Upload object to S3
AI agents use aws_s3_upload_object to create or update resources in AWS MCP Server — usually the action step of a workflow, after the agent has gathered context. Every call changes real data in your AWS MCP Server environment.
Uploading to S3 creates or modifies objects in cloud storage, which is a reversible write operation. However, it carries high severity because uncontrolled uploads could exhaust storage quotas, introduce malicious content, or overwrite critical data in shared buckets.
From the tool's definition Tool name 'aws_s3_upload_object' and description 'Upload object to S3' indicate creation/modification of data in S3 buckets. S3 is a persistent storage service where uploaded objects become part of the system state.
Attacks that exploit this kind of access
Upload object to S3. It is categorised as a Write tool in the AWS MCP Server MCP Server, which means it can create or modify data. Consider rate limits to prevent runaway writes.
Register the AWS MCP Server MCP server in PolicyLayer and add a rule for aws_s3_upload_object: allow, deny, rate-limit, or require approval. Point your MCP client at the PolicyLayer proxy URL and the rule is enforced on every call, before it reaches AWS MCP Server. Nothing to install.
aws_s3_upload_object is a Write tool with medium risk. Write tools should be rate-limited to prevent accidental bulk modifications.
Yes. Add a rate_limit block to the aws_s3_upload_object rule in your PolicyLayer policy. For example, setting max: 10 and window: 60 limits the tool to 10 calls per minute. Rate limits are tracked per agent session and reset automatically.

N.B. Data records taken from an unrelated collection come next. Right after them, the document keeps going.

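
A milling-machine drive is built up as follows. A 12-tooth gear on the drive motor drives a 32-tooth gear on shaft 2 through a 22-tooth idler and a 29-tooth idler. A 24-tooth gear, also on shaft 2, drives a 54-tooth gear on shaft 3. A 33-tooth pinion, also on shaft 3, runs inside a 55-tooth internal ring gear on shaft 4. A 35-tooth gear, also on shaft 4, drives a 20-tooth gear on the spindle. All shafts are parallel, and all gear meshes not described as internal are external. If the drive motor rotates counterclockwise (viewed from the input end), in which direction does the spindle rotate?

clockwise

the drive motor → shaft 2: driver → idler → idler → driven is 3 external meshes, 3 reversals → CW.
shaft 2 → shaft 3: external mesh, 1 reversal → CCW.
shaft 3 → shaft 4: internal mesh, same direction → CCW.
shaft 4 → the spindle: external mesh, 1 reversal → CW.
5 reversals in total — an odd number — so the spindle turns opposite to the drive motor.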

Set action: deny in the PolicyLayer policy for aws_s3_upload_object. The AI agent will receive a policy violation error and cannot call the tool. You can also include a reason field to explain why the tool is blocked.
aws_s3_upload_object is provided by the AWS MCP Server MCP server (lokimcpuniverse/aws-mcp-server). PolicyLayer sits as a proxy in front of this server to enforce policies before tool calls reach the server.
Every MCP server has a record like this.
Type a name, get the same breakdown: verified identity, auth posture, risk grade, capabilities, recommended policy.